Where is replacement necessary? I'll describe it informally. In the proof you want the recursive function $G$ to satisfy $G(\beta)=F(G\rvert_\beta)$. This requires showing that $G\rvert_\beta$ is a set. At this point you've already defined sets $G(\gamma)$ for all $\gamma<\beta$. Now, $G\rvert_\beta=\{\langle \gamma,G(\gamma)\rangle:\gamma<\beta\}$ where $\langle,\rangle$ denotes ordered pair. To show this is a set, you need the axiom of replacement. You're replacing every $\beta\in\gamma$ (which is equivalent to saying $\beta<\gamma$) with $\langle \gamma,G(\gamma)\rangle$ and you want to know this is a set.

The way I described it informally it may sound like you need to use the replacement schema once for every ordinal $\beta$, but that is actually not the case. You can do it all with one instance of replacement for all $\beta$. This is tricky. I suggest you look up the proof in Kunen's Set Theory to see how. When using replacement for this, you need to substitute a formula $\chi$ derived from $\psi$ (that describes $F$) into the replacement schema. This is only permitted if $\chi$ is a formula in the base language of set theory without additional symbols.

Now, for your suggestion that you're asking about. What you do there is start with a formula $\psi(z, x, y)$ (For $F$) that has an additional parameter $z$. Then you introduce a new constant symbol into the language $a$, make the substitution $\psi(a, x, y)$, and use the substituted formula in the unparameterized recursion theorem. This is not permitted because the formula is not in the base language of set theory. It leads to an instance of the replacement axiom in the proof that uses this new constant $a$ - and that's not allowed.

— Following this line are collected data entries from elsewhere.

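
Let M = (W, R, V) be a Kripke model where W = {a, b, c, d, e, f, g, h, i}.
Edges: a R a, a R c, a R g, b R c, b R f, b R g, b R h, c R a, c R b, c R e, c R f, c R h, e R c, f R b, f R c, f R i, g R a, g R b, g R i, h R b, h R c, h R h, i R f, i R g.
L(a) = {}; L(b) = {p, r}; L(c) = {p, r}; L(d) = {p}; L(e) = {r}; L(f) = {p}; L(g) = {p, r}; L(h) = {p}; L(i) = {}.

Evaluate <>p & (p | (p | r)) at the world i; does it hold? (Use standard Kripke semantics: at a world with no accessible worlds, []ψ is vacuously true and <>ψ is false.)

At i: <>p is true, p | (p | r) is false, so <>p & (p | (p | r)) is false.
  At i: <>p requires p at some successor in {f, g}.
    p holds at f, so <>p is true at i.

No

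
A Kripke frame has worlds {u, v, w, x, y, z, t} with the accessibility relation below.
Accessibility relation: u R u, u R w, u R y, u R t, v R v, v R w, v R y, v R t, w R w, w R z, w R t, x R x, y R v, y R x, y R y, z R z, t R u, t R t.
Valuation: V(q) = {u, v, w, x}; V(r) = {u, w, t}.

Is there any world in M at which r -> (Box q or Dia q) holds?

Recall that Box ψ holds at a world iff ψ holds at every accessible world, and Dia ψ holds iff ψ holds at some accessible world.
Let φ = r -> (Box q or Dia q). Evaluate φ at each world:
  u (successors {u, w, y, t}): φ is true.
  v (successors {v, w, y, t}): φ is true.
  w (successors {w, z, t}): φ is true.
  x (successors {x}): φ is true.
  y (successors {v, x, y}): φ is true.
  z (successors {z}): φ is true.
  t (successors {u, t}): φ is true.
Detail at u (witness):
  At u: r is true, Box q or Dia q is true, so r -> (Box q or Dia q) is true.
    At u: Box q is false, Dia q is true, so Box q or Dia q is true.
      At u: Box q requires q at every successor {u, w, y, t}.
        q fails at y, so Box q is false at u.
      At u: Dia q requires q at some successor in {u, w, y, t}.
        q holds at u, so Dia q is true at u.

Yes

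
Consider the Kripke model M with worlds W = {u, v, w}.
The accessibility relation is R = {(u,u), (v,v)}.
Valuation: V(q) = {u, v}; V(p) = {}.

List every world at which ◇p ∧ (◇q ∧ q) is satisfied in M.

none

Let φ = ◇p ∧ (◇q ∧ q). Evaluate φ at each world:
  u (successors {u}): φ is false.
  v (successors {v}): φ is false.
  w (successors ∅): φ is false.
For instance, at u:
  At u: ◇p is false, ◇q ∧ q is true, so ◇p ∧ (◇q ∧ q) is false.
    At u: ◇p requires p at some successor in {u}.
      At u: p is false.
    So ◇p is false at u.
    At u: ◇q is true, q is true, so ◇q ∧ q is true.
      At u: ◇q requires q at some successor in {u}.
        q holds at u, so ◇q is true at u.
Satisfying worlds: none.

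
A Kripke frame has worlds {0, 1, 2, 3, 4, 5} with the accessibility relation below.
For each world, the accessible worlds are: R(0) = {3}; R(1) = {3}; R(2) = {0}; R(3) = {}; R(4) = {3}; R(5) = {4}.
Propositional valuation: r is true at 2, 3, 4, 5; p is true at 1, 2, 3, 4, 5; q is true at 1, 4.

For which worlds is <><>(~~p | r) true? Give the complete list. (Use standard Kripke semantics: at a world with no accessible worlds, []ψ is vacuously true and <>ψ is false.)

2, 5

Recall that <>ψ holds at a world iff ψ holds at some accessible world.
Let φ = <><>(~~p | r). Evaluate φ at each world:
  0 (successors {3}): φ is false.
  1 (successors {3}): φ is false.
  2 (successors {0}): φ is true.
  3 (successors ∅): φ is false.
  4 (successors {3}): φ is false.
  5 (successors {4}): φ is true.
For instance, at 5:
  At 5: <><>(~~p | r) requires <>(~~p | r) at some successor in {4}.
    <>(~~p | r) holds at 4, so <><>(~~p | r) is true at 5.
      At 4: <>(~~p | r) requires ~~p | r at some successor in {3}.
        ~~p | r holds at 3, so <>(~~p | r) is true at 4.
Satisfying worlds: {2, 5}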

Normally when doing proofs, you're allowed to introduce new constants like $a$. It is even necessary for applying rules of inference for quantifiers (universal instantiation, universal generalization, existential instantiation, existential generalization.) But you're not allowed to substitute formulas with additional constants introduced during a proof into an axiom schema. That is where the limitation comes from. It is a special limitation resulting from the use of schemas.